The wet electric heating (WEH) process (US patent 6,631,761) and its potential applications to SAGD/VAPEX initialization have been tested and validated in lab scale experiments and in field scale numerical simulations. Unlike conventional steam circulation methods, which typically heat the wells and then transfer the heat into the reservoir between production and injection wells through thermal conduction, WEH heats the reservoir directly via Ohmic heating. Since it relies mainly on electric conductivity of reservoir, the delivery of thermal energy by WEH is instantaneous. Furthermore, injection of brine into the wells provides for larger effective electrode cross sectional area, so that a larger portion of the Ohmic heating energy is more evenly distributed between wells, making WEH a more efficient initialization method. The experimental tests and numerical simulation using CMG's STARS confirmed these arguments. To investigate the economic impacts, two types of reservoirs were examined: Athabasca and Cold Lake/Lloydminster heavy oils. For a realistic range of heavy oil, bitumen and natural gas prices the analysis predicted an economic advantage, ranging from trivial to very significant, for using WEH as a SAGD initialization technique. Further, this analysis showed that economic performance depended primarily on reservoir characteristics and vertical spacing between the wells. Potential application of the WEH method to VAPEX start-up is also recognized.

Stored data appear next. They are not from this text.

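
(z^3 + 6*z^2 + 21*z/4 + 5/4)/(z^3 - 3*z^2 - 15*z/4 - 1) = (z + 5)/(z - 4)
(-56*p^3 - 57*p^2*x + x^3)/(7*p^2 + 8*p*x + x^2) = -8*p + x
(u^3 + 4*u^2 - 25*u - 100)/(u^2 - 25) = u + 4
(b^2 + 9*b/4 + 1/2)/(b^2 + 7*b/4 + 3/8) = 2*(b + 2)/(2*b + 3)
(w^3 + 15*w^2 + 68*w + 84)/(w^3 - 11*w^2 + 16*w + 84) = (w^2 + 13*w + 42)/(w^2 - 13*w + 42)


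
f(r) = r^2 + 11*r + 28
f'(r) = 2*r + 11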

Traditional and common practice for starting-up a SAGD operation is to circulate steam in both production and injection wells and thus transfer heat by thermal conduction to heat up reservoirs between the well pair. The end of the initialization period is marked by the achievement of fluids communication between the two wells [1]. This process could take a long time, from a couple of months to half a year for a typical average well spacing of 5 meters. Reducing the time required for the initialization period could have profound impact on the economic value of a SAGD operation. The shorter the starting- up period is, the shorter the payback period and the higher the net present value (NPV) is. Inexpensive solvents have been tried in the field to accelerate the start-up process, but the improvement was limited. Applying a small pressure gradient between the two wells may result in acceleration of the initialization period. However, it is known that such process is fundamentally unstable, and therefore, extra cautious steps must be taken when exercise this process. Up to date, it is still not clear whether such practices have resulted in the heating distribution reasonably even longitudinally along the wellbore direction. In attempting to significantly and effectively accelerate the SAGD initialization process, Alberta Research Council has recently developed an alternative procedure, the Wet Electric Heating (WEH) technology [2], that uses low frequency AC electrical power to heat the reservoir between the injection and production wells during the start-up period.

In past decades, numerous attempts have been made to use electric heating for oil recovery. However, due to lack of technical and economic advantages, further advances in field applications of electric heating have not been significantly made.